I hope the pandemic serves as a call to action in our industry to figure out how to use these data so that next time we are better prepared. Not only can we help contain the spread of future infections, but we can discover so much more about the management of health across broad populations, thanks to the high-fidelity and high-resolution view of individuals. We need a better way to look at research data through a broader lens and to connect with patients who are volunteering to participate in research beyond the confines of the research itself.

To do this, we can supplement all of our traditional medical knowledge with the digital trails we leave behind us every day. We can use the phenomenal connectivity and computational power available today to figure out what dimensions of information are relevant and predictive of our health futures. We can simplify the problem of trying to measure and comprehend it all.

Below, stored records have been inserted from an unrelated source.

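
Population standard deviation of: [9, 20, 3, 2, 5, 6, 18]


Mean = 63/7 = 9
  (9-9)²=0
  (20-9)²=121
  (3-9)²=36
  (2-9)²=49
  (5-9)²=16
  (6-9)²=9
  (18-9)²=81
Σ(x-μ)² = 312
σ² = 312/7

σ = √(312/7) ≈ 6.6762


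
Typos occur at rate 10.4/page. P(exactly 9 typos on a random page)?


Poisson(λ=10.4): P(X=9) = e^(-λ)×λ^k/k!
= e^(-10.4) × 10.4^9 / 9!
≈ 3.043248301e-05 × 1423311812.42 / 362880 ≈ 0.119364

P(X=9) ≈ 0.119364 ≈ 11.94%


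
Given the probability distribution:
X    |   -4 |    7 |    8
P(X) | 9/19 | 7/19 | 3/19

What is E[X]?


E[X] = Σ x·P(X=x)
= (-4)×(9/19) + (7)×(7/19) + (8)×(3/19)
= 37/19

E[X] = 37/19


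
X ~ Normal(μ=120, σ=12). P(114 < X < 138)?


z₁=(114-120)/12=-0.5, z₂=(138-120)/12=1.5
P = Φ(1.5) - Φ(-0.5) = 0.933193 - 0.308538 = 0.624655 ≈ 0.6247

P(114 < X < 138) ≈ 0.6247


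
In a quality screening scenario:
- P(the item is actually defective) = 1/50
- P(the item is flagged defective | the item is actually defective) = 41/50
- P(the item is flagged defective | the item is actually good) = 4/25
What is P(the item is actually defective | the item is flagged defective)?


Using Bayes' theorem:
P(A|B) = P(B|A)·P(A) / P(B)

P(the item is flagged defective) = 41/50 × 1/50 + 4/25 × 49/50
= 41/2500 + 98/625 = 433/2500

P(the item is actually defective|the item is flagged defective) = (41/2500) / (433/2500) = 41/433

P(the item is actually defective|the item is flagged defective) = 41/433 ≈ 9.47%


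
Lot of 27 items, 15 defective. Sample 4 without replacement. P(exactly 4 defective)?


Hypergeometric: C(15,4)×C(12,0)/C(27,4)
= 1365×1/17550 = 7/90

P(X=4) = 7/90 ≈ 7.78%


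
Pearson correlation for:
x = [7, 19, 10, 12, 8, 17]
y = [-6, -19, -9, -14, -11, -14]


n=6, Σx=73, Σy=-73, Σxy=-987, Σx²=1007, Σy²=991
r = (6×(-987) - 73×(-73))/√((6×1007 - 73²)(6×991 - (-73)²))
= -593/√(713×617) = -593/√439921 ≈ -593/663.2654 ≈ -0.8941

r ≈ -0.8941


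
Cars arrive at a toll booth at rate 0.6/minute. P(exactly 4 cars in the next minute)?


Poisson(λ=0.6): P(X=4) = e^(-λ)×λ^k/k!
= e^(-0.6) × 0.6^4 / 4!
≈ 0.5488116361 × 0.1296 / 24 ≈ 0.002964

P(X=4) ≈ 0.002964 ≈ 0.30%


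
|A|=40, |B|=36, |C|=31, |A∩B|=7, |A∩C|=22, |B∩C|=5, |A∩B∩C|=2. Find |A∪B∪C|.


|A∪B∪C| = 40+36+31-7-22-5+2 = 75

|A∪B∪C| = 75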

We can combine the known paths for patients, both in and outside of research programs, into a map—a multidimensional map, to be sure, but one with borders, with lines that delineate when and how health can be maintained, and diseases can be managed or cured. These paths, these maps, are patient equations. The digital ways we create, harvest, and combine data at scales never seen before in the history of medicine will help us discover them, and will help us reverse-engineer them. Perhaps not perfectly right away, and not in a way that will automate every decision we make for our care—but certainly in a way that is additive to our quality of life, and to our longevity, and that will help us to emerge from this pandemic with a better plan for the future.